- Born: Juan Portocarrero 1520 Plasencia, Extremadura, Spain
- Died: 1590 (aged 69–70) Lilio, Laguna, Captaincy General of the Philippines
- Known for: Doctrina Cristiana

= Juan de Plasencia =

Spanish friar of the Franciscan Order

Miguel Juan de Plasencia (/es/) was a Spanish friar of the Franciscan Order. He was among the first group of Franciscan missionaries who arrived in the Philippines on 2 July 1578.

He spent most of his missionary life in the Philippines, where he founded numerous towns in Luzon and authored several religious and linguistic books, most notably the Doctrina Cristiana (Christian Doctrine), the first book ever printed in the Philippines.

==Early years==
Juan de Plasencia was born in the early 16th century as Juan Portocarrero in Plasencia, in the region of Extremadura, Spain. He was one of the seven children of Pedro Portocarrero, a captain of a Spanish schooner.

Juan de Plasencia grew up during the period known as the Siglo de Oro, a Golden Age when arts and literature flourished in many parts of Spain, among them his native Extremadura.

It is not well known when or where he first entered the Order of the Franciscans. Some scholars point at the Convento de Villanueva de la Serena, in Plasencia, while others speculate that he might have traveled to Italy and joined a convent there, at a time when a large part of Italy was under Spanish rule. According to researchers, he took the habit as a young man at the Cloister of Saint Francis in Sorrento, Italy.

==Life in the Philippines==
He is believed to have arrived to the Philippines on 2 July 1578, after a stopover in Mexico. As soon as he arrived, he joined forces with another missionary, Fray Diego de Oropesa, and they both started preaching around Laguna de Bay and Tayabas, Quezon, in Quezon Province, where he founded several towns.

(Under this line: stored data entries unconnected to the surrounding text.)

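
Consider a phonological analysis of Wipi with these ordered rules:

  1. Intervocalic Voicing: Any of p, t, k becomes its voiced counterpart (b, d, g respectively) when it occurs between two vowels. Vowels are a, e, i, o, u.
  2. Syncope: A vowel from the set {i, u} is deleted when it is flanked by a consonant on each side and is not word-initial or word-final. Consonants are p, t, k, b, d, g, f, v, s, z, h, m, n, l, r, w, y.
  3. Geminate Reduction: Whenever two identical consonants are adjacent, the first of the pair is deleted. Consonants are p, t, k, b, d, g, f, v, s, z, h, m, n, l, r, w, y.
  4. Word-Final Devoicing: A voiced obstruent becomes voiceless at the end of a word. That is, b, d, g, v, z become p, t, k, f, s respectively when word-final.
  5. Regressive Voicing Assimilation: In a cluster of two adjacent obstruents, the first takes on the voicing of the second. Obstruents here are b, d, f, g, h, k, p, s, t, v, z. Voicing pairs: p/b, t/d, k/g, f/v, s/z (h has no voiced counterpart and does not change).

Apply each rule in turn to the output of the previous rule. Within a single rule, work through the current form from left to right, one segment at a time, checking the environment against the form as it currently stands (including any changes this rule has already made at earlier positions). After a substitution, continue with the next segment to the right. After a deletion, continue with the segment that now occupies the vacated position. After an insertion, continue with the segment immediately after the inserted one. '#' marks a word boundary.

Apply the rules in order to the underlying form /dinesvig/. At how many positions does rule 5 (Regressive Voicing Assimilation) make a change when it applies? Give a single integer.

1 Intervocalic Voicing: no change — [dinesvig]
2 Syncope: [dinesvig] → [dnesvg]
3 Geminate Reduction: no change — [dnesvg]
4 Word-Final Devoicing: [dnesvg] → [dnesvk]
5 Regressive Voicing Assimilation: [dnesvk] → [dnezfk]
Rule 5 changed 2 position(s).

2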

During the following years they are also credited with the foundation of a large number of towns in the provinces of Bulacan, Laguna and Rizal, such as Tayabas, Caliraya, Lucban, Majayjay, Nagcarlan, Lilio (Liliw), Pila, Santa Cruz, Lumban, Pangil, Siniloan, Morong, Antipolo, Taytay, and Meycauayan.

As a friar, Juan de Plasencia lived up to his pledge, leading a lifestyle devoid of any luxury and in constant contact with the people he was trying to convert to Christianity. He was also known to be a defender of the native population, looking after the poor, ill, or neglected, and standing up for their rights on numerous occasions.

He was also very keen on creating primary schools, and requested official sanction for the creation of educational centers where "Filipinos could not only learn Christian doctrine, but also reading and writing, and some arts and crafts, so they would become after, not only good Christians but also useful citizens", an initiative that was approved by Domingo de Salazar, the first Bishop of the See of Manila (1512–1594).

==Written works==
Juan de Plasencia wrote a number of books designed primarily to promote the understanding of both the Spanish language among the natives, and the local languages among the missionaries, to facilitate the task of spreading Christianity. He acknowledged at an early stage the need of mastering the language of the natives in order to facilitate evangelization, and in a letter to the King of Spain, dated 18 June 1585, he mentioned some of his works to that effect:

"In the language more common in these Islands, I have written some works like the "Arte de la lengua tagala" and "Declaracion de toda la doctrina Cristiana," and now I am writing the "Vocabulario." These are very necessary for all the ministers if they would only be printed. It would be particularly favorable if Your Majesty would send me a "cedula" so they could be sent for printing in Mexico at the expense of His Real Hacienda. It would be of great use for these souls."

He is the author of what is believed to be the first book printed in the Philippines, the Doctrina Cristiana, that was not only printed in Spanish, but also in Tagalog, in both Latin script and the commonly used Baybayin script of the natives of the time, and it even had a version in Hokkien Chinese.

Other works attributed to him are the "Relacion de las Costumbres de Los Tagalos" (1589), that not only helped understand and preserve many of the traditional ways of the local population, but also provided the first form of Civil Code, used by local governors to administer justice.

A mystical work which he entitled "La Santina", was an Opus number on prayer and contemplation entirely done in the Tagalog language so the natives who did not know Spanish could also engage in the spiritual exercises of their teachers.

==Death==
Juan de Plasencia died in Liliw, Laguna in 1590. He was buried at the town's church.